Books became too slow for diagnosing symptoms and finding rare diseases. I had to turn to the internet, WebMd became my friend. They had photos of rashes, blisters, hairy moles and a thorough guide on diagnosing head injuries, irregular heart rhythms and irritable bowels. It was a godsend! (And just a side note: Doctors love it when you diagnose yourself, it makes their day go so much more smoothly.) However, the more I learned the more distant my husband became. When I diagnosed myself with E.D. that was the last straw--he snapped, and gave up his hyper vigilance. He had some excuse about “he didn’t have time to be paranoid, blah, blah, blah . . .” He was completely destroying the foundation of our relationship. Paranoia is what our love was built on.

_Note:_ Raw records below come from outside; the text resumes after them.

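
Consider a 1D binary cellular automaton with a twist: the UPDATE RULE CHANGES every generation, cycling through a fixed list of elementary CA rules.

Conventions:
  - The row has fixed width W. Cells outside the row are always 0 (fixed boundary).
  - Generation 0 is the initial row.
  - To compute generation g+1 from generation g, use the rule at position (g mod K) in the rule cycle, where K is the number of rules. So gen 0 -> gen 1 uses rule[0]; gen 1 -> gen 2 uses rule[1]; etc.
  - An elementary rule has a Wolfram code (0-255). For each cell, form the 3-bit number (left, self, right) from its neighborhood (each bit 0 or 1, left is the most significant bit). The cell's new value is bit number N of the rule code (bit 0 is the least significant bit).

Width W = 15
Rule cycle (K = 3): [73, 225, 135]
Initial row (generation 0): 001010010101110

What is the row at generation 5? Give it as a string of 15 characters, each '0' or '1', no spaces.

Answer: 011001100000101

Derivation:
Gen 0: 001010010101110
Gen 1 (rule 73): 100000000001010
Gen 2 (rule 225): 001111111100100
Gen 3 (rule 135): 110111111001101
Gen 4 (rule 73): 110100001001100
Gen 5 (rule 225): 011001100000101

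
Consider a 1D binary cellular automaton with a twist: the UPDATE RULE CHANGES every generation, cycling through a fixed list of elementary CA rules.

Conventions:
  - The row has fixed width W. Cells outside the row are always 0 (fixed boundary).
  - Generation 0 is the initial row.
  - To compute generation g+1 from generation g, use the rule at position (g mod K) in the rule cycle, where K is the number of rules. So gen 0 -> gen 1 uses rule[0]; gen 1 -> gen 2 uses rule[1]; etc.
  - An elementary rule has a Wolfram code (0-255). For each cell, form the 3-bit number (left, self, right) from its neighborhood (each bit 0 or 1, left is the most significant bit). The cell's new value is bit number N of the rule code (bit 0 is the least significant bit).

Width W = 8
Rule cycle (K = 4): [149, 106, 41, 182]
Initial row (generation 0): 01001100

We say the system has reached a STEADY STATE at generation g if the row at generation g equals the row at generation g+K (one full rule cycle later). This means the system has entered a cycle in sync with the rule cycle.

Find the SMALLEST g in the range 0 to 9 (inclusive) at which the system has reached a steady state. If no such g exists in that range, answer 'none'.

Answer: none

Derivation:
Gen 0: 01001100
Gen 1 (rule 149): 01100011
Gen 2 (rule 106): 11100111
Gen 3 (rule 41): 10000100
Gen 4 (rule 182): 11001110
Gen 5 (rule 149): 00100101
Gen 6 (rule 106): 01001010
Gen 7 (rule 41): 00000100
Gen 8 (rule 182): 00001110
Gen 9 (rule 149): 11100101
Gen 10 (rule 106): 10101010
Gen 11 (rule 41): 01010100
Gen 12 (rule 182): 11111110
Gen 13 (rule 149): 01111101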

I couldn’t wrap my head around it, it was like surrender. I thought it might have been the projectile vomiting, the explosive diarrhea, the chicken pox, the repeated fishing out of small objects in orifices—that wore him down. You know, when the kids were sick for real. Whatever it was, with his love of hypochondria over, he began to pressure me into “leaving the kids alone.” But I wouldn’t budge, “No one is gonna die on my watch!”

I turned to my siblings for comfort. One sister introduced me to some new herbal curatives. This particular sister was always consulting a nature-path and getting advice from “healing artists.” She also started carrying around a mason jar filled with fluid.

I asked her, “What is that?”
“It is a mixture of Honey, vinegar, and lemon juice. I call it huniger.”
“What is it for?”
“Digestion, allergies, arthritis, headaches. Basically, everything.”
“Why do you carry it in a glass jar, why not a plastic water bottle?”
“I don’t want chemicals leeching into my body from the plastic, but you can if you want to. I mean, it is your funeral, but whatever.”
“Ok, let me try some.”

It looked like urine and tasted about the same, but my sister swore that it was a cure-all.

Tooth decay? Huniger.
Flatulence? Huniger.
Gangrene? Huniger.
Stab yourself in the eye with a pencil? Huniger.

I became a huniger fanatic. Once I left my mason jar on the counter with the lid off. When I came back there was a fly floating in it. I screamed when I almost drank the fly but my children laughed.

“We were wondering if you would notice,” the little demons said maniacally.
“You put that fly in there?” I accused the little hellions.
“It was just a joke mom. Besides that stuff stinks.”

That is when I realized, the disease I was fighting was not mythical, not made up, I didn’t need to have hypochondria; I had a real illness. It is the pathological organism known as children. They were trying to kill me.

My mother said, “At some point children go from passively trying to kill you, to actively trying to off you. As evidence I submit to you: teenage drivers. I rest my case.”

This knowledge changed my life. I am now free of the burden of hypochondria. Yes, folks the pendulum has swung the other way, I am now my mother.

“Mom, I have a stomachache.”
“No fever. No vomit. No blood. Go to school and stop trying to destroy me.”
“But Mom, I feel sick.”
“Me too. That is what 25 hours of back-labor without an epidural but WITH forceps will do to ya.”
“But Mom . . .”
“And don’t come home until the last bell rings. Mommy needs a nap.”